Tech analyst predicts companies that will emerge as winners from a major market shift


Loup Ventures founder and managing partner, Gene Munster believes that a major market shift will soon happen for big tech with Apple, Amazon, and Google emerging as the winners.

The long-time tech analyst expects FAANG which includes Facebook, Apple, Amazon, Netflix, and Google, stocks to collectively fail as they did in most of 2020.

"There's going to be a fracturing of the performance within FAANG," Munster said on Tuesday. "Think of that group of haves being Apple, Amazon, and Google, and the have nots being Netflix and Facebook."

The tech analyst links the FAANG division to each company’s individual ability to adapt to the coronavirus, as well as evolve and thrive in a post-pandemic world. “The companies that are the haves are going to be involved in much bigger businesses,” Munster said.

 Munster has more hopes on Apple’s prospects, especially its innovation in the health and wellness space. He speculates that the newer Apple watches and Airpods designs will support more health and wellness services, and attract more customers.

“It’s very simple. Cash is king, and that will ultimately will be driven even higher with wearables,” Munster said. “This company should earn close to $6 [a share] in earnings in just a couple of years. Put a 35 x multiple on that, and you have a $200 stock.”

He also recommends that now is a good time to consider buying shares, especially Apple shares. Last month, Apple had a 4-for-1 stock split, and its stock has soared 52% so far this year. However, the company is still off 19% from its all-time high.

For Amazon, Munster believes the e-commerce giant could see long-term benefits from its logistics unit during the pandemic as more people embrace online shopping and delivery.
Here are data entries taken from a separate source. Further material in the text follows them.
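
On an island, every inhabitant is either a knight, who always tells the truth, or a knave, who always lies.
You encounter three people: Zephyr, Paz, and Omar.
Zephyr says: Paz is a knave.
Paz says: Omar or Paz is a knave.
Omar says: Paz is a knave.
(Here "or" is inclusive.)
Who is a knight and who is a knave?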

While Google can capitalize on its innovative play independent of coronavirus.

“Think about what’s going on with Verily around health and wellness—also what they’re doing with Waymo around autonomous transportation, said Munster. “These types of businesses, I think, are ultimately going to increase Google’s multiple in the months ahead.”

Munster rates the other FAANG stocks, Facebook and Netflix, as bearish. He sees little or no innovation in the two companies as they are possibly “going to be doing the same things in one to two years as they did in the last.”

“This won’t satisfy investors’ need for bigger and new addressable markets and we think the multiples on those stories will start to be weighted down in the months and quarters ahead,” he said.